春の陽気も麗らかな博麗神社では大きな桜が満開となっていた。その陽気な天候にうたた寝を始める人がいるのかもしれない。その天候の中で極寒から帰還したような格好をした人物が現れる。
「暑くない?桜も満開だぜ。」
霧雨 魔理沙。霊夢とは旧知の中であり、ちょくちょく訪れては菓子なんかを掠め取ったりするのだが、いざとなれば結託したり、なんだかんだと仲が良い。今日もそのつもりだったがどうにも留守らしい。しかし、そこで異常気象が幻想郷に訪れているのを感じた。
「魔理沙さん。今日は霊夢さんは留守にしてますよ。」
カールのある少しだけ鈍い緑色の髪を腰辺りまで伸ばしている。そして額には一本の角があり、耳はこま犬のそれだった。着やすそうな赤色のシャツを着込んで同色の少しふくらみのある短パンを履いている。
「見たら分かるぜ。てか、誰だ?」
「こま犬の高麗野ですよ。お忘れですか?初めましてですが。」
「初めましてなのかい。」
「これでもこっそり博麗神社を守っていたのですよ。」
「まぁ、こま犬だしな。」
「こう見えても守護神ですよ。」
「なら、この異常気象から守って欲しかったな。て事で、お前を倒してこの異変を終わらせてやるぜ。」
魔理沙は不意に缶を取り出した。単純に缶と見くびってはいけない。魔理沙特製の弾幕の詰まった缶だ。
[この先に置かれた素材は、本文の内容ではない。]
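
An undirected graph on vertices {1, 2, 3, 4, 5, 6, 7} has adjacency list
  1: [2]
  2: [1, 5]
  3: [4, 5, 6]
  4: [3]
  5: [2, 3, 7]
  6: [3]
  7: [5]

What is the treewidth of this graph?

A width-1 tree decomposition is:
Bags: B1 = {3, 5}  B2 = {3, 4}  B3 = {5, 7}  B4 = {2, 5}  B5 = {3, 6}  B6 = {1, 2}
Tree: B1–B2, B1–B3, B3–B4, B1–B5, B4–B6
Each bag holds 2 vertices, so the decomposition has width 1, which upper-bounds the treewidth. Since G has at least one edge (e.g. 5–3), it is not an edgeless graph, so tw(G) ≥ 1. Hence tw(G) = 1 exactly.

1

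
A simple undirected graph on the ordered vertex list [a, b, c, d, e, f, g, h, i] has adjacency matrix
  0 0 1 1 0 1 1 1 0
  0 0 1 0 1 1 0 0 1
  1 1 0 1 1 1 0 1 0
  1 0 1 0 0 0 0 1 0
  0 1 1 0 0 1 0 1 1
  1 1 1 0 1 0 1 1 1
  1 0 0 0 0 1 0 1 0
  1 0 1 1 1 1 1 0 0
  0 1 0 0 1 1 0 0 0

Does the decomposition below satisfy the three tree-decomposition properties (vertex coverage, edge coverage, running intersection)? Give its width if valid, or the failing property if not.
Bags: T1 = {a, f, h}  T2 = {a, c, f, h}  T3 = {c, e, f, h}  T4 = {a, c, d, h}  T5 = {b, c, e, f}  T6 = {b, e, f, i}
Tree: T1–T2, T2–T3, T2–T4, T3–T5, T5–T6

A tree decomposition must satisfy three properties: every vertex lies in some bag; for every edge, both endpoints lie together in some bag; and for every vertex, the bags containing it form a connected subtree. Here vertex g appears in no bag, so the decomposition is invalid.

No — vertex g appears in no bag.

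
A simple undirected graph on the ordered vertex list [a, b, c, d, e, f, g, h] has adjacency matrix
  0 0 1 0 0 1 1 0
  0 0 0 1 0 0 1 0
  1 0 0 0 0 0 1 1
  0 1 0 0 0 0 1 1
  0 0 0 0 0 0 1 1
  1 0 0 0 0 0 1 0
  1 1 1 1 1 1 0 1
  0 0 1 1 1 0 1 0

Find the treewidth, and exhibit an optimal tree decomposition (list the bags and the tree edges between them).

Treewidth 2.
One optimal decomposition is:
Bags: B1 = {e, g, h}  B2 = {c, g, h}  B3 = {a, c, g}  B4 = {d, g, h}  B5 = {b, d, g}  B6 = {a, f, g}
Tree: B1–B2, B2–B3, B1–B4, B4–B5, B3–B6

Every bag has size at most 3, so the width is 3 − 1 = 2 and tw(G) ≤ 2. On the other hand G contains the 3-clique {a, c, g}. A clique must lie in a single bag of any decomposition, so no decomposition can have width below 2. Therefore the treewidth is 2.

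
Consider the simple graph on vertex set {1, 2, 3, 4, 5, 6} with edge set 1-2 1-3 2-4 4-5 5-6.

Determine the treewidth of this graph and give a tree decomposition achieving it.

Treewidth 1.
Bags: B1 = {1, 3}  B2 = {1, 2}  B3 = {2, 4}  B4 = {4, 5}  B5 = {5, 6}
Tree: B1–B2, B2–B3, B3–B4, B4–B5

Every bag has size at most 2, so the width is 2 − 1 = 1 and tw(G) ≤ 1. G has an edge, so its treewidth is at least 1. The upper and lower bounds meet at 1, so that is the treewidth.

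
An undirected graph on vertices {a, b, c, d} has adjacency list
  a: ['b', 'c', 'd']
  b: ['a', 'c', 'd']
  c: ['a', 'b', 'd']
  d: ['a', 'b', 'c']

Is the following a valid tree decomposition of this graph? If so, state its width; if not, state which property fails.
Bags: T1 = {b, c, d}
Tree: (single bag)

A tree decomposition must satisfy three properties: every vertex lies in some bag; for every edge, both endpoints lie together in some bag; and for every vertex, the bags containing it form a connected subtree. Here vertex a appears in no bag, so the decomposition is invalid.

No — vertex a appears in no bag.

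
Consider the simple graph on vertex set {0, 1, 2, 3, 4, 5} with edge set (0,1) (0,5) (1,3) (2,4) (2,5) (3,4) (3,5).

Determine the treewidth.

A width-2 tree decomposition is:
Bags: B1 = {0, 1, 3}  B2 = {0, 3, 5}  B3 = {3, 4, 5}  B4 = {2, 4, 5}
Tree: B1–B2, B2–B3, B3–B4
The largest bag has 3 vertices, giving width 2; this decomposition certifies tw(G) ≤ 2. For the lower bound, G contains the cycle 1–0–5–3–1, so G is not a forest; only forests have treewidth ≤ 1, hence tw(G) ≥ 2. Hence tw(G) = 2 exactly.

2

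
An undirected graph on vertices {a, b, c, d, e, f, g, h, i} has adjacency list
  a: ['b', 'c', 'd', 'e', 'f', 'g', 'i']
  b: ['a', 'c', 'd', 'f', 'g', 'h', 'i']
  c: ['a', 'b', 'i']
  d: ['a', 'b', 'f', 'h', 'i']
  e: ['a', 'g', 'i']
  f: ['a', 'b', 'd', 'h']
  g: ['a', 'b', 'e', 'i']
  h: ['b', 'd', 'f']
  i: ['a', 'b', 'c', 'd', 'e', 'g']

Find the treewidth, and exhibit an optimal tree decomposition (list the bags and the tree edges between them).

Treewidth 3.
One such decomposition:
Bags: B1 = {a, b, d, i}  B2 = {a, b, d, f}  B3 = {a, b, c, i}  B4 = {a, b, g, i}  B5 = {b, d, f, h}  B6 = {a, e, g, i}
Tree: B1–B2, B1–B3, B3–B4, B2–B5, B4–B6

Every bag has size at most 4, so the width is 4 − 1 = 3 and tw(G) ≤ 3. For the lower bound, the 4 vertices {a, e, g, i} are pairwise adjacent, and any tree decomposition puts a clique entirely inside one bag — forcing width ≥ 3. Therefore the treewidth is 3.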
何が飛び出るかは使ってみてからのお楽しみ。
「わわ、博麗神社を守るために戦いますよ。」
黄色の丸みのある弾幕を弾いて魔理沙に対抗しようとする。魔理沙はそれに缶一つで応えた。相殺し、互いに被害を出すような弾幕だった。
「少し少なめだったがソコソコの威力はあるだろう。」
「ええ。でも、負けませんよ。」
曲線のある細長い弾幕を伸ばしながら先程の弾幕を固めてランダムに飛ばす。その行き先は特に決めていないらしく、どこへでも飛んでいきそうなものだった。
魔理沙はそれを巧みに避けながら、だんだん間合いを詰めていった。その勢いに流石に焦りを見せたのか、更に丸まった弾幕を放つ。カールしたものでそれが伸びてくる。不規則なものだった。
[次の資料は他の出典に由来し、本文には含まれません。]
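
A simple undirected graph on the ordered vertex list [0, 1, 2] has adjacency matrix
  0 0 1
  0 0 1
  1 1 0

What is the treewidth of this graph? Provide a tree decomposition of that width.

Treewidth 1.
One optimal decomposition is:
Bags: B1 = {0, 2}  B2 = {1, 2}
Tree: B1–B2

The largest bag has 2 vertices, giving width 1; this decomposition certifies tw(G) ≤ 1. Since G has at least one edge (e.g. 2–0), it is not an edgeless graph, so tw(G) ≥ 1. Hence tw(G) = 1 exactly.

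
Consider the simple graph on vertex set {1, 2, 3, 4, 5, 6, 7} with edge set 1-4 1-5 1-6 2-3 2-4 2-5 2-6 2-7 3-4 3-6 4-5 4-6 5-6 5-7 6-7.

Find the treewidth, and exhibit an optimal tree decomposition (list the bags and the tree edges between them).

Every bag has size at most 4, so the width is 4 − 1 = 3 and tw(G) ≤ 3. Conversely, {1, 4, 5, 6} is a clique of size 4, and the vertices of any clique must share a bag in every tree decomposition; so some bag has ≥ 4 vertices and tw(G) ≥ 3. Therefore the treewidth is 3.

Treewidth 3.
One such decomposition:
Bags: B1 = {1, 4, 5, 6}  B2 = {2, 4, 5, 6}  B3 = {2, 5, 6, 7}  B4 = {2, 3, 4, 6}
Tree: B1–B2, B2–B3, B2–B4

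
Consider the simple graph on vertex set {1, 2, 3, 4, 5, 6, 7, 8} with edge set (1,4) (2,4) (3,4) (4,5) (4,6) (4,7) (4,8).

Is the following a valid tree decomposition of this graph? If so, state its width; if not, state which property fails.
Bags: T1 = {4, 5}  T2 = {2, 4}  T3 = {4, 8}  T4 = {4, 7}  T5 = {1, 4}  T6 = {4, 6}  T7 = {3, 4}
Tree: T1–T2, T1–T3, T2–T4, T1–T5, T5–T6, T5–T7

Vertex coverage: the bags together contain {1, 2, 3, 4, 5, 6, 7, 8}, the full vertex set. Edge coverage: each edge of G has both endpoints in at least one bag. Running intersection: for every vertex, the bags containing it form a connected subtree. All three properties hold, so this is a valid tree decomposition of width max|bag| − 1 = 1, and hence tw(G) ≤ 1.

Yes; width 1.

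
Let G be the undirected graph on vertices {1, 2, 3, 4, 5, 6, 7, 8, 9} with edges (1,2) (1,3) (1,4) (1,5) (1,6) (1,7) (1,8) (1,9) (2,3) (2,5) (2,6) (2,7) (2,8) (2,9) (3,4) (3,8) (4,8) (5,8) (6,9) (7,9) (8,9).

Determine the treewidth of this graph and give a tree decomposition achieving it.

Each bag holds 4 vertices, so the decomposition has width 3, which upper-bounds the treewidth. For the lower bound, the 4 vertices {1, 2, 8, 9} are pairwise adjacent, and any tree decomposition puts a clique entirely inside one bag — forcing width ≥ 3. Hence tw(G) = 3 exactly.

Treewidth 3.
Bags: B1 = {1, 2, 5, 8}  B2 = {1, 2, 8, 9}  B3 = {1, 2, 3, 8}  B4 = {1, 3, 4, 8}  B5 = {1, 2, 7, 9}  B6 = {1, 2, 6, 9}
Tree: B1–B2, B2–B3, B3–B4, B2–B5, B2–B6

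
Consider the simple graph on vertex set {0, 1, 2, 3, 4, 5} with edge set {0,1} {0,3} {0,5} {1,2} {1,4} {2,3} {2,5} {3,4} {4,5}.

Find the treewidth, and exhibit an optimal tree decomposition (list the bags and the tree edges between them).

Treewidth 3.
One optimal decomposition is:
Bags: B1 = {1, 2, 3, 5}  B2 = {0, 1, 3, 5}  B3 = {1, 3, 4, 5}
Tree: B1–B2, B2–B3

Every bag has size at most 4, so the width is 4 − 1 = 3 and tw(G) ≤ 3. For the lower bound: the 4 vertex sets {2,5}, {0,3}, {1}, {4} are disjoint, each induces a connected subgraph, and every pair is joined by at least one edge of G. Contracting each set to a single vertex therefore yields K_{4} as a minor, and since treewidth is minor-monotone, tw(G) ≥ tw(K_{4}) = 3. The upper and lower bounds meet at 3, so that is the treewidth.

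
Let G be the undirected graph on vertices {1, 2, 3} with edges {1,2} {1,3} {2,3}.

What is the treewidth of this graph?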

魔理沙は缶二つで相殺した。その華麗な弾幕には空が少しだけ暗くなったように感じるもので流れ星が流れていた。それは全てランダムなものでどこへでも飛んでいく、正に魔理沙にはお似合いの弾幕だった。
「わわ。とんでもないです。」
「トドメのマスタースパーク!」
魔理沙は容赦なかった。
「負けたー。神社に尽くしてたのにボロボロにされた。」
「いや、すまんかった。異変に繋がりそうなものは何もなかったわ。」
「神社の味方なのに。」
「なら、解決の協力をしてもらえるか?」
「ええ。陰ながら応援していますよ。」
「うーん、やっぱり良いかな。」
魔理沙は箒にまたがるとどこかへと向かっていった。それはどこなのかは全くわからない。しかし、異変解決は向かっていくのだろう。